Ein Bericht von Christian Graf, Präsident der Heinrich Barth-Gesellschaft, Basel
In wie immer ebenso konzentrierter wie heiterer Atmosphäre traf sich die junge und ältere Barth-Forschung am 22./23. November 2025 in der Freien Hochschule über Stuttgart zu einem Kolloquium, in dem die von Sophie Asam und Paulus Schürmann frisch edierte und herausgegebene Vorlesung zu Wirklichkeit und Möglichkeit diskutiert und analysiert wurde. Heinrich Barth hatte diese Vorlesung zweimal in den fünfziger Jahren gehalten, in einer Zeit, in der er auch seine damals dreigegliederte systematische Philosophie vortrug und intensiv am zweiten Band seiner Philosophie der Erscheinung arbeitete. Die relativ kurze Vorlesung ist deshalb besonders interessant, weil Barth darin im Ausgang von einem Problem der theoretischen Philosophie, der logisch-formalen Frage nach dem Verhältnis von Möglichkeit und Wirklichkeit, in verdichteter Form das ganze Spektrum seiner systematischen Philosophie entfaltet. Das Modalitätsproblem, von anderen (wie dem ebenfalls aus der Marburger Schule stammenden Nicolai Hartmann) eindeutig und ausschliesslich der Ontologie zugeordnet, wird bei Barth im Gang über das Ästhetische in einen existenzphilosophischen Kontext übersetzt.

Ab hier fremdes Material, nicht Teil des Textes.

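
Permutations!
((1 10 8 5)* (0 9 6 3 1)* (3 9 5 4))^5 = (10)(0 5)(6 9)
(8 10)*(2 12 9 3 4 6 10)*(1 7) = (1 7)(2 12 9 3 4 6 10 8) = [0, 7, 12, 4, 6, 5, 10, 1, 2, 3, 8, 11, 9]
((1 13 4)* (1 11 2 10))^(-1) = ((1 13 4 11 2 10))^(-1) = (1 10 2 11 4 13)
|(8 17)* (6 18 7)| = |(6 18 7)(8 17)| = 6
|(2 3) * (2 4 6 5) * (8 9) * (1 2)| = 6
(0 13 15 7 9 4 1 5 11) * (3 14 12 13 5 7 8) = (0 5 11)(1 7 9 4)(3 14 12 13 15 8) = [5, 7, 2, 14, 1, 11, 6, 9, 3, 4, 10, 0, 13, 15, 12, 8]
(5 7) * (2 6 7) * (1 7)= (1 7 5 2 6)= [0, 7, 6, 3, 4, 2, 1, 5]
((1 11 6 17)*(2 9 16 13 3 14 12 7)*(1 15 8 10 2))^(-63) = ((1 11 6 17 15 8 10 2 9 16 13 3 14 12 7))^(-63) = (1 14 16 10 17)(2 15 11 12 13)(3 9 8 6 7)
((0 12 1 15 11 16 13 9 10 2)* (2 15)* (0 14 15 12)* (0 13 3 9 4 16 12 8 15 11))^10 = (0 13 4 16 3 9 10 8 15)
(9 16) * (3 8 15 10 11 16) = (3 8 15 10 11 16 9) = [0, 1, 2, 8, 4, 5, 6, 7, 15, 3, 11, 16, 12, 13, 14, 10, 9]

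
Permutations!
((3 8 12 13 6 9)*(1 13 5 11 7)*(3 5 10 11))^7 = (1 12 9 7 8 6 11 3 13 10 5)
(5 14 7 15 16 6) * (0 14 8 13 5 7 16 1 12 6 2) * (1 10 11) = (0 14 16 2)(1 12 6 7 15 10 11)(5 8 13) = [14, 12, 0, 3, 4, 8, 7, 15, 13, 9, 11, 1, 6, 5, 16, 10, 2]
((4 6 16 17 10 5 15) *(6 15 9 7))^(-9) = (4 15)(5 17 6 9 10 16 7)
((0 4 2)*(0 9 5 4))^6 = (2 5)(4 9) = ((2 9 5 4))^6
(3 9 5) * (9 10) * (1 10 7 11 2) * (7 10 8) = (1 8 7 11 2)(3 10 9 5) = [0, 8, 1, 10, 4, 3, 6, 11, 7, 5, 9, 2]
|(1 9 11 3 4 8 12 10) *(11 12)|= 4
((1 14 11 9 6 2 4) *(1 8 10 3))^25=((1 14 11 9 6 2 4 8 10 3))^25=(1 2)(3 6)(4 14)(8 11)(9 10)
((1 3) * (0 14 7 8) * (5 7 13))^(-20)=(0 7 13)(5 14 8)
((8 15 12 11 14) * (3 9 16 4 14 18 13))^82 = ((3 9 16 4 14 8 15 12 11 18 13))^82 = (3 8 13 14 18 4 11 16 12 9 15)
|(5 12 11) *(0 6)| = 6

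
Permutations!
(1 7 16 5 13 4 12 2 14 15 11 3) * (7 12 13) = (1 12 2 14 15 11 3)(4 13)(5 7 16) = [0, 12, 14, 1, 13, 7, 6, 16, 8, 9, 10, 3, 2, 4, 15, 11, 5]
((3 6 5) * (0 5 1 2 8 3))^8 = (1 3 2 6 8)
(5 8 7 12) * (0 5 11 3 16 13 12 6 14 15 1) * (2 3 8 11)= (0 5 11 8 7 6 14 15 1)(2 3 16 13 12)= [5, 0, 3, 16, 4, 11, 14, 6, 7, 9, 10, 8, 2, 12, 15, 1, 13]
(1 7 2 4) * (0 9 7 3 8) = (0 9 7 2 4 1 3 8) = [9, 3, 4, 8, 1, 5, 6, 2, 0, 7]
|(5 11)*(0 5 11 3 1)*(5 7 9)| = |(11)(0 7 9 5 3 1)| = 6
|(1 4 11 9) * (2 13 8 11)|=|(1 4 2 13 8 11 9)|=7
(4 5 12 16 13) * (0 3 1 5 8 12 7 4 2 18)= (0 3 1 5 7 4 8 12 16 13 2 18)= [3, 5, 18, 1, 8, 7, 6, 4, 12, 9, 10, 11, 16, 2, 14, 15, 13, 17, 0]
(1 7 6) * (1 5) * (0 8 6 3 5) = [8, 7, 2, 5, 4, 1, 0, 3, 6] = (0 8 6)(1 7 3 5)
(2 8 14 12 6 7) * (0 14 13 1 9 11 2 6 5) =(0 14 12 5)(1 9 11 2 8 13)(6 7) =[14, 9, 8, 3, 4, 0, 7, 6, 13, 11, 10, 2, 5, 1, 12]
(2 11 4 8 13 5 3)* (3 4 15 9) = (2 11 15 9 3)(4 8 13 5) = [0, 1, 11, 2, 8, 4, 6, 7, 13, 3, 10, 15, 12, 5, 14, 9]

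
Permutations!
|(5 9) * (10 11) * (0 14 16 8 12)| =10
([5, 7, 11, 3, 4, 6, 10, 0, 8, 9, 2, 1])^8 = (11)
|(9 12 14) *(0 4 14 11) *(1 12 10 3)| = 9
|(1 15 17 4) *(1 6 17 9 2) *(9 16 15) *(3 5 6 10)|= 6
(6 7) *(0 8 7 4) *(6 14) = (0 8 7 14 6 4) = [8, 1, 2, 3, 0, 5, 4, 14, 7, 9, 10, 11, 12, 13, 6]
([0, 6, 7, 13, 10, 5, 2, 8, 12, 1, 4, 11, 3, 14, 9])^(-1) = [0, 9, 6, 12, 10, 5, 1, 2, 7, 14, 4, 11, 8, 3, 13]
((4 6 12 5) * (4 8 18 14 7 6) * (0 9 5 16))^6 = (0 7 5 12 18)(6 8 16 14 9)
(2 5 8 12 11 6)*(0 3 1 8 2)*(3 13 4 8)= [13, 3, 5, 1, 8, 2, 0, 7, 12, 9, 10, 6, 11, 4]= (0 13 4 8 12 11 6)(1 3)(2 5)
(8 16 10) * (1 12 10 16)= [0, 12, 2, 3, 4, 5, 6, 7, 1, 9, 8, 11, 10, 13, 14, 15, 16]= (16)(1 12 10 8)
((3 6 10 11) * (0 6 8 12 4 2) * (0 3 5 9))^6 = (2 3 8 12 4)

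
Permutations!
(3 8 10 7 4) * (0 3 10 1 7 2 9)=(0 3 8 1 7 4 10 2 9)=[3, 7, 9, 8, 10, 5, 6, 4, 1, 0, 2]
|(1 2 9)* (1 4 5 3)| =|(1 2 9 4 5 3)| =6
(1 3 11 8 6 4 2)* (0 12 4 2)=(0 12 4)(1 3 11 8 6 2)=[12, 3, 1, 11, 0, 5, 2, 7, 6, 9, 10, 8, 4]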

Die Frage nach der Wirklichkeit in ihrer Koextensivität mit der nach der Erscheinung und der Zeit bildet einen, wenn nicht den Brennpunkt der Philosophie Barths. In der Philosophie der praktischen Vernunft aus dem Jahr 1927 fordert er eine „neue Durchdringung des Wirklichkeitsbegriffs“, welche die Voraussetzung dafür sei, dass Freiheit sich vor der theoretischen Vernunft rechtfertigen lasse. Aus dem Jahr 1939 ist erhalten ein Typoskript mit dem Titel „Entwurf zu einer Philosophie des wirklichen Seins“, das bisher erst in einem kurzen Auszug veröffentlicht wurde, aber die eindeutigsten Parallelen zu dem jetzt diskutierten Vorlesungstext zeigt. Unter anderem schließen beide mit derselben „transzendierenden Betrachtung“. Nach Barths eigenem Bekunden hat der „Entwurf“ noch etwas Unsicher-Tastendes, während er gleichzeitig um seinen bahnbrechenden und systembegründenden Charakter zu wissen scheint.
Im Zuge der Diskussionen kam es zur Erneuerung einer Frage, die immer wieder an Barth gerichtet wurde und auch ohne Zweifel an ihn zu richten ist: Wie ist der Perspektivismus seiner Wirklichkeitsauffassung zu verstehen? Führt er in einen universalen Relativismus und zur Preisgabe einer Ausrichtung auf Wahrheit? Inwiefern ist die Perspektive der Ameise gleichberechtigt mit derjenigen eines Menschen? Gerät Barth mit sich selbst in Widerspruch, wenn er gleichwohl von der Möglichkeit einer „tieferen“, „besseren“, „adäquateren“ Sicht spricht? Oder wird nur der zu enge Massstab eines identischen Seins der Wirklichkeit, dem man sich annähern kann, durch den wahrhaft universal und transzendental gedachten Massstab der Wahrheit als solcher ersetzt, derjenigen Wahrheit, die nicht nur die Krisis unseres Denkens, sondern auch die Krisis unserer Existenz ist?
Dem Editoren- und Herausgeberteam sowie den Organisatoren dieser neuerlichen, sehr gelungenen kleinen Tagung gilt unser wärmster Dank!